You’d expect the generation which relies on MTV to pick everything from the “Hottest Rappers in the Game” to “Top 40 prank videos” would clamor to an event that names the “best” figures in pop music faster than Rick Ross to a McDonalds when his fridge is empty. But this couldn’t be farther from the case. In fact, for an event that panders so much to the 15-25 year old demographic as the Grammys do, the awards garter as much attention as another Lindsay Lohan movie.
And before you try to argue that the Grammys don’t pander to that age range, Nicki Minaj (oh we’ll get to her later) and Chris Brown had the two longer performances: each individual longer than the Etta James and Whitney Houston tributes combined.
And as far as failing, when given a random sample of high schoolers, the majority didn’t watch the event, not out of boycotting or any sort of concrete reason, but out of pure apathy.
“Basketball was on. Maybe it wasn’t I would’ve tuned in,” said Lewis Werts, and this was probably the most solid reasoning I got.  “I was in the other room” was the surprisingly honest response I got from Kaipo Allen. Then again, the aforementioned are both juniors, and 17-year-olds are far less impressionable than younger kids. Yet even the freshmen didn’t seem to bat an eye at the Grammys.
“I had some sleep to catch up on,” replied freshman Ben Drew. “Maybe if they had some more diverse acts performing. It was like, you either got the 80 year old Beach Boys or Nicki Minaj whacked out on something. There was no real middle ground.”
This was a bold claim, yet at some level he was right. Sure the biggest pop star in the world, Adele, performed alongside the only living Beatle who matters, the Etta James Tribute was amazing (but wasn’t particularly relevant), and one of the few rock bands people actually still care about played, but 29% isn’t exactly a passing grade.
The awful performances reached a crescendo when Young Money’s very own plastic-banshee Nicki Minaj took center stage to debut her new song “Roman’s Vacation.” Unless you’re Jay-Z, debuting a rap song live has historically never turned out well; their finicky vocal levels and multi-tracking lead to a performance unreflective of the final product. Needless to say, a song involving shriek-vocals and much multi-tracking would go over poorly regardless of who debuted it, but Nicki had to take it one step farther by performing a faux-exorcism live, complete with an awful The Exorcist parody and background dancers dressed as a church choir. This performance, along with the awful film The Last Exorcism, should put a cork in the stream of exorcism-pop culture references for a while.

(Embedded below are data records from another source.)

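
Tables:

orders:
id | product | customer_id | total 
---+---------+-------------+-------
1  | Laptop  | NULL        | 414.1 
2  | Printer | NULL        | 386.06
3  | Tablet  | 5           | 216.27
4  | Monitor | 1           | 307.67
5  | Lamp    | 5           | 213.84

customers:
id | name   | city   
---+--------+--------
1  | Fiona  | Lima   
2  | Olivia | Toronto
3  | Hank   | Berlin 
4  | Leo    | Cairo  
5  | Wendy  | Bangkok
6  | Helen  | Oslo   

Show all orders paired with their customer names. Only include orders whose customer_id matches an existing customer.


INNER JOIN keeps only orders rows whose customer_id matches an id in customers. Walk through each order:
  - order 1 (Laptop): customer_id=NULL, no match -> dropped
  - order 2 (Printer): customer_id=NULL, no match -> dropped
  - order 3 (Tablet): customer_id=5 -> matches Wendy
  - order 4 (Monitor): customer_id=1 -> matches Fiona
  - order 5 (Lamp): customer_id=5 -> matches Wendy
So 2 of 5 rows are dropped.

SQL:
SELECT a.product, b.name AS customer
FROM orders a
INNER JOIN customers b ON a.customer_id = b.id

Result:
product | customer
--------+---------
Tablet  | Wendy   
Monitor | Fiona   
Lamp    | Wendy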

Then again, at least there were more awards presented than performances, something that can’t always be said about the show.
So if the Grammys faltered in their live acts, at least the awards were on point, right? Well, for the Grammys, I guess. Given the selected nominees, the majority of the most deserving artists won (with a few glaring exceptions). However it’s no secret the Grammys have been a joke for the past 30 years.
There were suspect choices in the past (the Beatles’ epic “Eleanor Rigby” getting beat out by some one-hit wonder is a notable flub) but for the most part, the first 20 years of the Grammys served their purpose: picking out the best in pop music for that year. However, 1981 marked the year when the Grammys started to become the laughing stock of anyone with their head on straight.
Ever heard of “Christopher Cross”? I doubt it. This country one-hit wonder swept the 4 major awards (Best New Artist, Record of the Year, Song of the Year, and Album of the Year), beating out Pink Floyd’s ‘”The Wall” and “New York, New York” by Frank Sinatra. These horrible choices continued throughout the 80s, coming to a head when the infamous Milli Vanilli won best new artist. Ever since then, the Grammys is more of a glorified train wreck than deciding factor.
So, were the 54th Grammys awful? Not when judged against precedent. A select few good performances, Adele sweeping every award that matters, and David Grohl’s acceptance speech were all moments too good for my cynical mind to ever picture happening during the Grammys.
Yet in the end, the entire award show came down to record sales. Do you think Adele would’ve won half as many records as she had if “Rolling in the Deep” wasn’t played close to a million times an hour? I severely doubt that.
I was discussing the awards show with a good friend of mine, John Savage, who summed up this year’s spectacle perfectly:
“The Grammys are now what the VMAs should be. Now if we only had a show that’s what the Grammys should be.”